The Mystery of Chess Boxing (Shuang ma lian huan)

 I've talked here before about a channel where I grew up that played tons of 70s and early 80s martial arts movies on Sunday afternoons as if it was something crazy, only to learn just now that it was common practice in other countries as well. Turns out the lure of cheap programming is truly international.
 Anyhow, The Mystery of Chess Boxing was not in that rotation. It's a good one, if a bit derivative; Young me would have loved it.

 The Ghost-Faced Killer (Mark Long, GFK from now on) is back in town. He goes around, as you'd imagine, killing other martial artists, and taking real pride and joy in it, too - not five minutes into the movie he kills a man in front of his family, and regales the bereaved wife and son with a mirthless, awkward kung fu villain laugh. Brutal.
 Arrayed against him is Ah Pao (Lee Yi Min), another similarly orphaned victim* who's looking for vengeance against GFK. He pops up at a kung fu school unbidden, where the students assholishly decide to have some fun with the Ah Pao who, let's face it, really kind of is a bumbling idiot. This sets up a long, long string of unorthodox training montages and 'comedic' hijinks as he stumbles through a series of kung fu masters until an old xiangqi (Chinese chess) master (Jack Long) subliminally teaches him a style that can counter GFK's five elements technique.

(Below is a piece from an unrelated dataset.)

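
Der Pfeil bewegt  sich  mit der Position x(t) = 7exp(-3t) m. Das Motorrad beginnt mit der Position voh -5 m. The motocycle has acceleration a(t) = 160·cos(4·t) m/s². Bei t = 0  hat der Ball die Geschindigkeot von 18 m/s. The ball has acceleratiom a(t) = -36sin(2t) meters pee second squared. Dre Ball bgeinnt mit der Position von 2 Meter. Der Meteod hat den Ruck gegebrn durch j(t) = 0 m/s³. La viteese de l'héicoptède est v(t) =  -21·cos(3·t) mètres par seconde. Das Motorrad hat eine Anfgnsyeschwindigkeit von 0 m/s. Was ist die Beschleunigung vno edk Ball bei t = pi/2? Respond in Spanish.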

 GFK, meanwhile, is intercut into the story in short fight vignettes destroying other masters as he pursues a barely detailed revenge quest of his own, leaving small metal badges (which he's wont to throw like shuriken) as calling cards. Both stories finally intersect when GFK finally tracks down the xiangqi master, resulting in a protracted three-way fight where a xiangqi board is sometimes intercut with the action and the participants call out their strategies as each element beats another, rock-paper-scissors-style. In case you're wondering, that qualifies as awesome.

 There's a surprising amount of fairly lame comedy and slapstick here - basically, any time GFK is not in the frame - until you realize that, unlike whatever's up with chess boxing, that mystery is pretty easy to solve: this movie came out in 1979, a year after Yuen Woo Ping and Jackie Chan's classics Snake in The Eagle's Shadow and Drunken Master**.
 Yi Min lacks Chan's charisma, though, and no one in this production had Chan's perfectionism. So his mugging gets very old very quickly, and none of the pratfalls are executed with the precision of a Jackie Chan movie.

 The tonal balance is also out of whack. There's just too much broad comedy, and it sadly subsumes some pretty inventive and cool training sequences. All is forgiven, though, thanks to the frequent and brilliant fights. This is the old-school HK style where blows clearly fail to connect and the fighters wait for each other to take their turn (you can see the performers counting off their moves at points), but the choreographies are complex and the athleticism is undeniable. I was particularly impressed by GFK's standalone fights in the leadup to the finale - a fight against a staff-wielding opponent had me laughing joyfully in a darkened room in the middle of the night like a loon.
 And that alone would make it worthwhile; Luckily, for all its flaws, there's a lot more to like, too.



*: Or is it the same kid, grown up? It's unclear
**: I actually thought this movie was a lot older when I watched it, which had me wondering if Jackie Chan was aping a whole tradition of HK martial arts comedies I didn't know anything about. Shows you what I know; I should have never doubted the master.